Sam Atkinson proposes that most—maybe even all—developers love space. Even those who don’t probably love Chris Hadfield, the guitar-strumming astronaut who covered David Bowie’s Space Oddity from the International Space Station. These 2 topics are closely related, obviously, but not-so-obviously, they’re both highly relevant to developers who want better and safer development practices and processes. Here are a few highlights from Atkinson’s fast-paced, clever talk about applying lessons from the history of space exploration to modern development practices.
Look outside for insight
The first lesson is to look outside your industry. For most software developers, a process failure isn’t deadly. But if you’re a developer working on a shuttle launch or in critical healthcare environments, mistakes can be fatal. It certainly puts our own security, compliance, and reliability concerns in perspective and can offer valuable ideas for how to approach tough projects with extreme demands. You may not be launching your new widget into orbit, but what if you were to treat it as such?
Build systems that assume you’ll make mistakes
One of the first ways to approach development processes like an astronaut is to stop assuming everything will go according to plan. Build systems for resilience from the start, as you’re not going to be fixing them once they’re in orbit—er, production. Automation can help. And make sure that when failure does happen, you’ve got a plan for recovery. Don’t let failing systems or projects continue to struggle. Kill them off and start again.
Avoid the normalization of deviance
“It’s ok, we can work around it.” Atkinson posits that this is one of the biggest mistakes we—and those exploring space—can make. It’s not the single exception that is so dangerous, it’s when that exception becomes common practice. The poignant example of this costly normalization was the Challenger disaster. A very small thing—an O-ring seal on a solid rocket booster—was allowed to deviate from the normal practice. Shuttles launched successfully on more than a dozen flights with this defect. The fix itself wasn’t impossible, but there was little support for pausing planned missions or taking time away from other work. When the deviance of the rubber ring met the deviance of a particularly cold day, failure was catastrophic.
Use deviance as an indicator
Even on a small dev team, the number of irregular behaviors we see every day may be overwhelming. For most development projects, our tolerance for risk (and deviance) is greater than NASA’s. After a failure, it’s human nature to think that it probably won’t happen again so quickly. But remember: Challenger crashed in 1986. In 2003, Columbia disintegrated on re-entry. The cause? Foam insulation that fell off and damaged the craft—a small deviance that had been recorded on several earlier missions.
If NASA couldn’t eliminate normalized deviance, costing them many lives and millions of dollars, then your business leaders probably won’t be swayed on such issues, either. This shouldn’t stop a good development team from using such information to improve their practice. By keeping a record of deviance, you know what areas of the business are most resistant to correcting bad practice and which ones trust and respond to the recommendations of their development organizations.
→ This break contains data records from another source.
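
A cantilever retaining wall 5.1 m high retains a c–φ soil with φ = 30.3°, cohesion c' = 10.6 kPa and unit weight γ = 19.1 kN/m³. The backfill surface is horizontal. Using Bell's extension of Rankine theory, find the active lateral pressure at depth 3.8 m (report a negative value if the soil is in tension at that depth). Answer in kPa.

11.7 kPa

K_a = (1 − sin φ)/(1 + sin φ) = 0.3293.
σ_a = K_a γ z − 2c√K_a = 0.3293×19.1×3.8 − 2×10.6×0.5739 = 11.74 kPa.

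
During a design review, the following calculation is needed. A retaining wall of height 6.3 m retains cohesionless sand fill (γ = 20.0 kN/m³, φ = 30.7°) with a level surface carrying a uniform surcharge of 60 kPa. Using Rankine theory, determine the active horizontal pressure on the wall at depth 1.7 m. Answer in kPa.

K_a = (1 − sin φ)/(1 + sin φ) = 0.3240.
σ_v = γz + q = 20.0 × 1.7 + 60 = 94.00 kPa.
σ_h = K_a σ_v = 0.3240 × 94.00 = 30.46 kPa.

30.5 kPa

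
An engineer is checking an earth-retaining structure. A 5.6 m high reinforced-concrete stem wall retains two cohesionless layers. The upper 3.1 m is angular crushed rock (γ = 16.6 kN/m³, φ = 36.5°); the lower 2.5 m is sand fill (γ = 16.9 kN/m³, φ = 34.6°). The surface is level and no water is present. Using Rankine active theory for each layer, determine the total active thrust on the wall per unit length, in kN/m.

K_a1 = tan²(45°−36.5°/2) = 0.2541; K_a2 = tan²(45°−34.6°/2) = 0.2756.
Layer 1: σ at base = K_a1 γ₁ h₁ = 13.07 kPa; P₁ = ½×13.07×3.1 = 20.26.
Layer 2: σ_v at top = γ₁h₁ = 51.46; σ_h top = K_a2×51.46 = 14.18; σ_h base = K_a2×(51.46+16.9×2.5) = 25.83.
P₂ = ½(14.18+25.83)×2.5 = 50.02. Total P_a = 20.26+50.02 = 70.28 kN/m.

70.3 kN/m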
Practice makes (almost) perfect
Hadfield’s memoir, An Astronauts Guide to Life on Earth, closely examines how astronauts prepare to identify and solve problems, often by asking (and answering) this question: “What’s the next thing that’s going to kill me?” Atkinson notes that they also practice more than their own roles, becoming familiar with any skill that might be needed and simulating responding to realistic scenarios until they can respond calmly and quickly—even while wearing a cumbersome spacesuit.
At best, many development teams practice disaster recovery a few times a year. Atkinson suggests several ways to integrate more rigorous training, such as assigning a creative developer to generate both simple and complex errors on a weekly or monthly basis. These would not be scheduled and would need to be identified and investigated as though they were real. This means monitoring to pick up the anomaly and proper processes and postmortem to ensure everyone is learning.
Atkinson’s talk reminds us that perfection—even for the really smart people at NASA—isn’t realistic. After all, 2.5 billion dollars of technology crashed into Mars because NASA had trouble sharing information between teams (sound familiar?). Accepting and embracing imperfection lets us learn from it so that in the future, our spaceships know which way to go.